Copyright © 2018 Qin Xu and Li Wei. This is an open access article distributed under the Creative Commons Attribution License, which permits unrestricted use, distribution, and reproduction in any medium, provided the original work is properly cited.


When the coarse-resolution observations used in the first step of multiscale and multistep variational data assimilation become increasingly nonuniform and/or sparse, the error variance of the first-step analysis tends to have increasingly large spatial variations. However, the analysis error variance computed from the previously developed spectral formulations is constant and thus limited to represent only the spatially averaged error variance. To overcome this limitation, analytic formulations are constructed to efficiently estimate the spatial variation of analysis error variance and associated spatial variation in analysis error covariance.
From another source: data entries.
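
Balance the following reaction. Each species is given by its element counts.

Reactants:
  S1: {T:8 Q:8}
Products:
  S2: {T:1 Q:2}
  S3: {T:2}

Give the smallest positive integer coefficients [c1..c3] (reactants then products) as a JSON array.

T: 1·8 = 8 | 4·1+2·2 = 8
Q: 1·8 = 8 | 4·2+2·0 = 8
gcd(1,4,2) = 1

Coefficients: [1, 4, 2]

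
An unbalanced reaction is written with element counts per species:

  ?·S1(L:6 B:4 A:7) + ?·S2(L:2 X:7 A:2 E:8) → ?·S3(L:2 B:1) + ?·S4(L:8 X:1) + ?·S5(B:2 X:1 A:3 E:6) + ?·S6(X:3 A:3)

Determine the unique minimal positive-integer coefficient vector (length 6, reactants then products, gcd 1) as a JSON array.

L: 3·6+3·2 = 24 | 4·2+2·8+4·0+5·0 = 24
B: 3·4+3·0 = 12 | 4·1+2·0+4·2+5·0 = 12
X: 3·0+3·7 = 21 | 4·0+2·1+4·1+5·3 = 21
A: 3·7+3·2 = 27 | 4·0+2·0+4·3+5·3 = 27
E: 3·0+3·8 = 24 | 4·0+2·0+4·6+5·0 = 24
gcd(3,3,4,2,4,5) = 1

Coefficients: [3, 3, 4, 2, 4, 5]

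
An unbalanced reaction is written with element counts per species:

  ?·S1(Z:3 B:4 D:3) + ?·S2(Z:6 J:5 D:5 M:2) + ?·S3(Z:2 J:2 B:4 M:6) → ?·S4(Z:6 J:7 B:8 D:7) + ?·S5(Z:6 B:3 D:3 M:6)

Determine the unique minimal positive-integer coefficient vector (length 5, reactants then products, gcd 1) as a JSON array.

Z: 6·3+3·6+3·2 = 42 | 3·6+4·6 = 42
J: 6·0+3·5+3·2 = 21 | 3·7+4·0 = 21
B: 6·4+3·0+3·4 = 36 | 3·8+4·3 = 36
D: 6·3+3·5+3·0 = 33 | 3·7+4·3 = 33
M: 6·0+3·2+3·6 = 24 | 3·0+4·6 = 24
gcd(6,3,3,3,4) = 1

Coefficients: [6, 3, 3, 3, 4]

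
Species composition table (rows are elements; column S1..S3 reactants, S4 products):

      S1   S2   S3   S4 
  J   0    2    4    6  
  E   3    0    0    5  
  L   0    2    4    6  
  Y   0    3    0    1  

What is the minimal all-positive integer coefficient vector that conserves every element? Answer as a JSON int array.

Coefficients: [5, 1, 4, 3]

J: 5·0+1·2+4·4 = 18 | 3·6 = 18
E: 5·3+1·0+4·0 = 15 | 3·5 = 15
L: 5·0+1·2+4·4 = 18 | 3·6 = 18
Y: 5·0+1·3+4·0 = 3 | 3·1 = 3
gcd(5,1,4,3) = 1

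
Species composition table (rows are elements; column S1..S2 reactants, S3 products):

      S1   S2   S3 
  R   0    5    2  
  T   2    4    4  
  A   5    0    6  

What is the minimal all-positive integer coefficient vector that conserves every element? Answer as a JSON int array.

Coefficients: [6, 2, 5]

R: 6·0+2·5 = 10 | 5·2 = 10
T: 6·2+2·4 = 20 | 5·4 = 20
A: 6·5+2·0 = 30 | 5·6 = 30
gcd(6,2,5) = 1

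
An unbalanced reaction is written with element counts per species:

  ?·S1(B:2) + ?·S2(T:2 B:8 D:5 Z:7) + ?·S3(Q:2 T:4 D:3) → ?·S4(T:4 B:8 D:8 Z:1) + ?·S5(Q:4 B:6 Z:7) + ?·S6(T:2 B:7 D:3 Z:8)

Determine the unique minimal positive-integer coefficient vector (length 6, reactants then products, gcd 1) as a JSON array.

Coefficients: [5, 6, 2, 3, 1, 4]

Q: 5·0+6·0+2·2 = 4 | 3·0+1·4+4·0 = 4
T: 5·0+6·2+2·4 = 20 | 3·4+1·0+4·2 = 20
B: 5·2+6·8+2·0 = 58 | 3·8+1·6+4·7 = 58
D: 5·0+6·5+2·3 = 36 | 3·8+1·0+4·3 = 36
Z: 5·0+6·7+2·0 = 42 | 3·1+1·7+4·8 = 42
gcd(5,6,2,3,1,4) = 1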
First, a suite of formulations is constructed to efficiently estimate the error variance reduction produced by analyzing the coarse-resolution observations in one- and two-dimensional spaces with increased complexity and generality (from uniformly distributed observations with periodic extension to nonuniformly distributed observations without periodic extension). Then, three different formulations are constructed for using the estimated analysis error variance to modify the analysis error covariance computed from the spectral formulations. The successively improved accuracies of these three formulations and their increasingly positive impacts on the two-step variational analysis (or multistep variational analysis in first two steps) are demonstrated by idealized experiments.